Hezbollah denied the allegations and said it had no activity or ties with any group inside Syria.
Authorities said they also seized a number of drones the group was preparing to use in further operations.
The ministry said only that the detainees had links to unidentified “foreign entities,” without mentioning Hezbollah or Iran.
Reuters reported in November that Washington was planning to establish a military presence at an airbase in Damascus to help enable a security pact that Washington is brokering between Syria and Israel. The Syrian government denied the report.

IDF reservists of the 55th Paratroopers Brigade operate in southern Syria, in an image published on November 21, 2025. (Israel Defense Forces)
Security sources say Hezbollah left behind weapons stockpiles, including drones, in parts of Syria after withdrawing its forces following the collapse of Assad’s rule in December 2024.
After Assad’s fall, Israel stationed troops in southwestern Syria, in a buffer zone between the two countries, in a move meant to repel hostile actors amid the power vacuum surrounding the fall of the Assad regime. On Friday, Israel Defense Forces troops in Syria came under fire, the military said, in the first such incident since Israeli troops deployed to the area. There were no Israeli injuries.
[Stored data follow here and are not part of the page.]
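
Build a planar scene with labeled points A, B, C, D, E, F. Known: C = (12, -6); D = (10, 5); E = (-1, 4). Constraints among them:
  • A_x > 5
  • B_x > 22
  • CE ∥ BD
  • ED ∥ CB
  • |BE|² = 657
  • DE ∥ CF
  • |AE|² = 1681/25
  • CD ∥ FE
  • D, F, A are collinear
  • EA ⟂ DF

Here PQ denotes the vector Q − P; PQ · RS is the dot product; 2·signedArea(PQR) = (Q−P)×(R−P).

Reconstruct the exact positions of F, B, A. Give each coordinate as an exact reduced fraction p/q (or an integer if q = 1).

1. F_x = 1  [CD ∥ FE ∩ DE ∥ CF]
2. F_y = -7  [CD ∥ FE ∩ DE ∥ CF]
   → F = (1, -7)
3. B_x = 23  [CE ∥ BD ∩ ED ∥ CB]
4. B_y = -5  [CE ∥ BD ∩ ED ∥ CB]
   → B = (23, -5)
5. A_x = 139/25  [D, F, A are collinear ∩ EA ⟂ DF]
6. A_y = -23/25  [D, F, A are collinear ∩ EA ⟂ DF]
   → A = (139/25, -23/25)

A = (139/25, -23/25)
B = (23, -5)
F = (1, -7)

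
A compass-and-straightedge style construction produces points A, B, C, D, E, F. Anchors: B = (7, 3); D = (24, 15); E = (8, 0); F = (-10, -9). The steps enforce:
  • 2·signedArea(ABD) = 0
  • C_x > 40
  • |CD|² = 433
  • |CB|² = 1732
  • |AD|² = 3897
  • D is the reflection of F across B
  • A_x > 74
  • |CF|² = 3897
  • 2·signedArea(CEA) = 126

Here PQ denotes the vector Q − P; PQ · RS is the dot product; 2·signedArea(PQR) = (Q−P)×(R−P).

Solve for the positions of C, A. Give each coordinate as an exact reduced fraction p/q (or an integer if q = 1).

1. A_x = 75  [line -12·x + 17·y + 33 = 0 ∩ |AD|² = 3897]
2. A_y = 51  [line -12·x + 17·y + 33 = 0 ∩ |AD|² = 3897]
   → A = (75, 51)
3. C_x = 41  [line -51·x + 67·y + 282 = 0 ∩ |CF|² = 3897]
4. C_y = 27  [line -51·x + 67·y + 282 = 0 ∩ |CF|² = 3897]
   → C = (41, 27)

A = (75, 51)
C = (41, 27)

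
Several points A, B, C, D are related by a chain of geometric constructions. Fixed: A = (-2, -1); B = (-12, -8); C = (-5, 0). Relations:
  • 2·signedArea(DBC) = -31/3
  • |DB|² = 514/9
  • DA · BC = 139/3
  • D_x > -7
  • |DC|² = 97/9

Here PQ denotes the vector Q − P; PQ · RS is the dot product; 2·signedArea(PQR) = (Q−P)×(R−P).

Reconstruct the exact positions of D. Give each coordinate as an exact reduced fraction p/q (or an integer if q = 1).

D = (-19/3, -3)

1. D_x = -19/3  [2·signedArea(DBC) = -31/3 ∩ DA · BC = 139/3]
2. D_y = -3  [2·signedArea(DBC) = -31/3 ∩ DA · BC = 139/3]
   → D = (-19/3, -3)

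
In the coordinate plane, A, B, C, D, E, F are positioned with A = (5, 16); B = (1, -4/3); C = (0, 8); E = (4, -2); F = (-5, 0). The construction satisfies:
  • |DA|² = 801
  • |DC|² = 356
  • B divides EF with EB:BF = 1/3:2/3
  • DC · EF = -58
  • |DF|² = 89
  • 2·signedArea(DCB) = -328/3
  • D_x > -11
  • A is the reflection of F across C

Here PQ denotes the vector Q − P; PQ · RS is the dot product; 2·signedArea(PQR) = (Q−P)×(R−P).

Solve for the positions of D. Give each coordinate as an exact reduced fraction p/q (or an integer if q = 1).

D = (-10, -8)

1. D_x = -10  [2·signedArea(DCB) = -328/3 ∩ DC · EF = -58]
2. D_y = -8  [2·signedArea(DCB) = -328/3 ∩ DC · EF = -58]
   → D = (-10, -8)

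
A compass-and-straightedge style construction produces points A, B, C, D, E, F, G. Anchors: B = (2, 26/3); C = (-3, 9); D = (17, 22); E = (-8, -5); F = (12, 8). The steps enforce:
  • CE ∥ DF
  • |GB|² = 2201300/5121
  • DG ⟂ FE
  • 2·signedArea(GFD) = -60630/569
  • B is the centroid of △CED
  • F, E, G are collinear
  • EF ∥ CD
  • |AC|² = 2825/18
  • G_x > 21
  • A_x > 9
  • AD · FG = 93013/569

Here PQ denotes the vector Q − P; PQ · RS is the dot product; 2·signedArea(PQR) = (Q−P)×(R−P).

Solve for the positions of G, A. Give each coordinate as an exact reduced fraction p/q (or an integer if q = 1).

1. G_x = 12468/569  [F, E, G are collinear ∩ DG ⟂ FE]
2. G_y = 8218/569  [F, E, G are collinear ∩ DG ⟂ FE]
   → G = (12468/569, 8218/569)
3. A_x = 19/2  [line -5640/569·x + -3666/569·y + 83519/569 = 0 ∩ |AC|² = 2825/18]
4. A_y = 49/6  [line -5640/569·x + -3666/569·y + 83519/569 = 0 ∩ |AC|² = 2825/18]
   → A = (19/2, 49/6)

A = (19/2, 49/6)
G = (12468/569, 8218/569)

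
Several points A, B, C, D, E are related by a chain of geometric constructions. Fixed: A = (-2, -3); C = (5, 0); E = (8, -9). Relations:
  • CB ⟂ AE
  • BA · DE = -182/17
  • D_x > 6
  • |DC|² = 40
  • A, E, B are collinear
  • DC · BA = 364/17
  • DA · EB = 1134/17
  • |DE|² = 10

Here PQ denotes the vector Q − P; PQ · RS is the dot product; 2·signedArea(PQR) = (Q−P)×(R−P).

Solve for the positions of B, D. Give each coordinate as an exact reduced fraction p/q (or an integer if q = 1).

1. B_x = 31/17  [A, E, B are collinear ∩ CB ⟂ AE]
2. B_y = -90/17  [A, E, B are collinear ∩ CB ⟂ AE]
   → B = (31/17, -90/17)
3. D_x = 7  [line 65/17·x + -39/17·y + -689/17 = 0 ∩ |DE|² = 10]
4. D_y = -6  [line 65/17·x + -39/17·y + -689/17 = 0 ∩ |DE|² = 10]
   → D = (7, -6)

B = (31/17, -90/17)
D = (7, -6)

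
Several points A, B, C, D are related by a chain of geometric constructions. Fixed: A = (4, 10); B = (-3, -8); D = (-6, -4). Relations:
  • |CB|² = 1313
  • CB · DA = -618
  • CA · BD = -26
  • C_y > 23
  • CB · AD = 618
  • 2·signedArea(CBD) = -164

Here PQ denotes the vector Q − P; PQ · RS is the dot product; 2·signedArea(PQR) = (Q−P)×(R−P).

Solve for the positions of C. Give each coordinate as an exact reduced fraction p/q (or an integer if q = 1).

C = (14, 24)

1. C_x = 14  [CB · AD = 618 ∩ CA · BD = -26]
2. C_y = 24  [CB · AD = 618 ∩ CA · BD = -26]
   → C = (14, 24)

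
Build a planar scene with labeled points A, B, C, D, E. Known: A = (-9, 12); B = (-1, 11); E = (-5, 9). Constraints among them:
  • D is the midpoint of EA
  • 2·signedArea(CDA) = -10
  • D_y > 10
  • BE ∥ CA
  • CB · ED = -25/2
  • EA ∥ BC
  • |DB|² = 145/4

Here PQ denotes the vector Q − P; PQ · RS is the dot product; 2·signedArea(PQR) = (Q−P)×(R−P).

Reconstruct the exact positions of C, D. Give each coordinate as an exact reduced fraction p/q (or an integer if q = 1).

1. C_x = -5  [BE ∥ CA ∩ EA ∥ BC]
2. C_y = 14  [BE ∥ CA ∩ EA ∥ BC]
   → C = (-5, 14)
3. D_x = -7  [D is the midpoint of EA]
4. D_y = 21/2  [D is the midpoint of EA]
   → D = (-7, 21/2)

C = (-5, 14)
D = (-7, 21/2)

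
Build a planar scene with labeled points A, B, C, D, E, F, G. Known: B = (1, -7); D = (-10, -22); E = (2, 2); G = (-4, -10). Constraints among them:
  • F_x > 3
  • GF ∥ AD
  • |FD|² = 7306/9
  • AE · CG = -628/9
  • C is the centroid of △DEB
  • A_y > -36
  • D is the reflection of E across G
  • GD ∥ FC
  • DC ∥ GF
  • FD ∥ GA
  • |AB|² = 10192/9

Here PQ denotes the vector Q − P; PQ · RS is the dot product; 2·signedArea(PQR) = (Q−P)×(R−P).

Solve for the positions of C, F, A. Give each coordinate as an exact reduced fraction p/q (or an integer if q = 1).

1. C_x = -7/3  [C is the centroid of △DEB]
2. C_y = -9  [C is the centroid of △DEB]
   → C = (-7/3, -9)
3. F_x = 11/3  [GD ∥ FC ∩ DC ∥ GF]
4. F_y = 3  [GD ∥ FC ∩ DC ∥ GF]
   → F = (11/3, 3)
5. A_x = -53/3  [GF ∥ AD ∩ FD ∥ GA]
6. A_y = -35  [GF ∥ AD ∩ FD ∥ GA]
   → A = (-53/3, -35)

A = (-53/3, -35)
C = (-7/3, -9)
F = (11/3, 3)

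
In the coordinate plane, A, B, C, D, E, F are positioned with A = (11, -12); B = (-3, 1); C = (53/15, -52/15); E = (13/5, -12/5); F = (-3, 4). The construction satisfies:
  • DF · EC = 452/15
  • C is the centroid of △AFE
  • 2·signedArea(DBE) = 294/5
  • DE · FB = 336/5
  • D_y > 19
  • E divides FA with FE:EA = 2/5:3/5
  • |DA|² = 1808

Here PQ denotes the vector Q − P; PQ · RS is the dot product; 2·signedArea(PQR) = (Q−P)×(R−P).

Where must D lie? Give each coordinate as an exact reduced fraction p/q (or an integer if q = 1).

D = (-17, 20)

1. D_x = -17  [2·signedArea(DBE) = 294/5 ∩ DF · EC = 452/15]
2. D_y = 20  [2·signedArea(DBE) = 294/5 ∩ DF · EC = 452/15]
   → D = (-17, 20)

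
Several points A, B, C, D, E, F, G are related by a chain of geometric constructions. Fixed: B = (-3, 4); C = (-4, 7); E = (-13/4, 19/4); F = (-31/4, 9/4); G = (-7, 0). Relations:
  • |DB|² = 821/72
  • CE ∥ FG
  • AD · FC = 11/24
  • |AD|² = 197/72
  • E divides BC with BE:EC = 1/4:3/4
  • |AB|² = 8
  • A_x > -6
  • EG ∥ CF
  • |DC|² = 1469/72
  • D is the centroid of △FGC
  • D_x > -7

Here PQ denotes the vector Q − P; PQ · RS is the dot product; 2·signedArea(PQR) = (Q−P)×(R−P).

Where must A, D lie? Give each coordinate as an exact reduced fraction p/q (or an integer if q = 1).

1. D_x = -25/4  [D is the centroid of △FGC]
2. D_y = 37/12  [D is the centroid of △FGC]
   → D = (-25/4, 37/12)
3. A_x = -5  [line -15/4·x + -19/4·y + -37/4 = 0 ∩ |AD|² = 197/72]
4. A_y = 2  [line -15/4·x + -19/4·y + -37/4 = 0 ∩ |AD|² = 197/72]
   → A = (-5, 2)

A = (-5, 2)
D = (-25/4, 37/12)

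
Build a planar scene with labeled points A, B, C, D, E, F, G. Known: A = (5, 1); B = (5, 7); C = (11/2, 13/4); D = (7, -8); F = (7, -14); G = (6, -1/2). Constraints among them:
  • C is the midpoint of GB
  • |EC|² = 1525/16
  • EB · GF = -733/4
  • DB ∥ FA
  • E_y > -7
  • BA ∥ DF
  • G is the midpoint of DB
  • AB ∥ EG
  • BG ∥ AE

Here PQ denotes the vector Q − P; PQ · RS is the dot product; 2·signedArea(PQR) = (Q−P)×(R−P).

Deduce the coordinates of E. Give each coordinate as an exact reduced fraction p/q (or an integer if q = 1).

1. E_x = 6  [AB ∥ EG ∩ BG ∥ AE]
2. E_y = -13/2  [AB ∥ EG ∩ BG ∥ AE]
   → E = (6, -13/2)

E = (6, -13/2)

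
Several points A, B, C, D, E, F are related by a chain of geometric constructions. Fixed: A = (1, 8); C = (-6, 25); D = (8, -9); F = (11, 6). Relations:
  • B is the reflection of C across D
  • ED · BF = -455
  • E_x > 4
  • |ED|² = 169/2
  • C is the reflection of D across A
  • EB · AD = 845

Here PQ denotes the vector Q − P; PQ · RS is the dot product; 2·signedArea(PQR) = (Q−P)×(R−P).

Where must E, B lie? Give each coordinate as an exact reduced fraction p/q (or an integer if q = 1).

1. B_x = 22  [B is the reflection of C across D]
2. B_y = -43  [B is the reflection of C across D]
   → B = (22, -43)
3. E_x = 9/2  [ED · BF = -455 ∩ EB · AD = 845]
4. E_y = -1/2  [ED · BF = -455 ∩ EB · AD = 845]
   → E = (9/2, -1/2)

B = (22, -43)
E = (9/2, -1/2)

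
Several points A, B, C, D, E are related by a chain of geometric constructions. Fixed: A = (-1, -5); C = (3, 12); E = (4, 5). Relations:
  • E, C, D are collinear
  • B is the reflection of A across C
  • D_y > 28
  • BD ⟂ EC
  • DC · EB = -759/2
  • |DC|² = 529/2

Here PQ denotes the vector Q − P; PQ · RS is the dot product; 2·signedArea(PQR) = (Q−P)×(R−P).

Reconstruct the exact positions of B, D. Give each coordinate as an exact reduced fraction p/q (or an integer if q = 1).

B = (7, 29)
D = (7/10, 281/10)

1. B_x = 7  [B is the reflection of A across C]
2. B_y = 29  [B is the reflection of A across C]
   → B = (7, 29)
3. D_x = 7/10  [E, C, D are collinear ∩ BD ⟂ EC]
4. D_y = 281/10  [E, C, D are collinear ∩ BD ⟂ EC]
   → D = (7/10, 281/10)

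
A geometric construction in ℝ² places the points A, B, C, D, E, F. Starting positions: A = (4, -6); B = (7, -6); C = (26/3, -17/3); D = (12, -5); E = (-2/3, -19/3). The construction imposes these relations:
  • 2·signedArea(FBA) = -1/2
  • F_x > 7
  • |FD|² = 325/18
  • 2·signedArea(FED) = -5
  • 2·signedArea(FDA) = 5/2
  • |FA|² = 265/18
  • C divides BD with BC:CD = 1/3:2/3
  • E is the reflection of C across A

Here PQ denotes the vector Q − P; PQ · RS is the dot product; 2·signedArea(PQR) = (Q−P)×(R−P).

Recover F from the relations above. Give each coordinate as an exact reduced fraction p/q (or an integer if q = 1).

1. F_x = 47/6  [2·signedArea(FED) = -5 ∩ 2·signedArea(FBA) = -1/2]
2. F_y = -35/6  [2·signedArea(FED) = -5 ∩ 2·signedArea(FBA) = -1/2]
   → F = (47/6, -35/6)

F = (47/6, -35/6)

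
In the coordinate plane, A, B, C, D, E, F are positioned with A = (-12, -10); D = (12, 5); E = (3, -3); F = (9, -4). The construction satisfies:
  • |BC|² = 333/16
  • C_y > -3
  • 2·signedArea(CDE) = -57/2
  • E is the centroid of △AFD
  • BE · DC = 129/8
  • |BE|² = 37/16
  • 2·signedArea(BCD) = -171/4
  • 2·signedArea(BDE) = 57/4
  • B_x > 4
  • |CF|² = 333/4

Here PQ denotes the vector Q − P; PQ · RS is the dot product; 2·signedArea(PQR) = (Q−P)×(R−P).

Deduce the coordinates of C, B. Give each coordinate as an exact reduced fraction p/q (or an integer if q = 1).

1. B_x = 9/2  [line 8·x + -9·y + -261/4 = 0 ∩ |BE|² = 37/16]
2. B_y = -13/4  [line 8·x + -9·y + -261/4 = 0 ∩ |BE|² = 37/16]
   → B = (9/2, -13/4)
3. C_x = 0  [2·signedArea(CDE) = -57/2 ∩ 2·signedArea(BCD) = -171/4]
4. C_y = -5/2  [2·signedArea(CDE) = -57/2 ∩ 2·signedArea(BCD) = -171/4]
   → C = (0, -5/2)

B = (9/2, -13/4)
C = (0, -5/2)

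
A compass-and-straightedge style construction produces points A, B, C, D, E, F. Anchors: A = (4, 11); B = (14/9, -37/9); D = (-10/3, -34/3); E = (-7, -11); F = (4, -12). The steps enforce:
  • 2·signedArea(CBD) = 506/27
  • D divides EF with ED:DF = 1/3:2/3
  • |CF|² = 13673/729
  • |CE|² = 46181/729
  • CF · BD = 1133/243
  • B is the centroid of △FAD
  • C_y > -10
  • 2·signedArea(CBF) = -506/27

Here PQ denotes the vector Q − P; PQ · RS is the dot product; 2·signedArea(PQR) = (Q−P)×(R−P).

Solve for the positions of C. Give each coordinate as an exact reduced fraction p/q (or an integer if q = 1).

1. C_x = 20/27  [2·signedArea(CBD) = 506/27 ∩ CF · BD = 1133/243]
2. C_y = -247/27  [2·signedArea(CBD) = 506/27 ∩ CF · BD = 1133/243]
   → C = (20/27, -247/27)

C = (20/27, -247/27)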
Assad’s fall followed on the heels of a US-brokered ceasefire between Israel and Hezbollah. That agreement came after two months of open conflict in Lebanon that killed the terror group’s leadership and dealt it a heavy blow. The fighting included an IDF ground operation in Lebanon’s south in a bid to enable the safe return of some 60,000 residents of northern Israel displaced by the terror group’s near-daily attacks.
The rocket attacks began on October 8, 2023 — a day after fellow Iran-backed terror group Hamas invaded southern Israel, sparking the war in Gaza.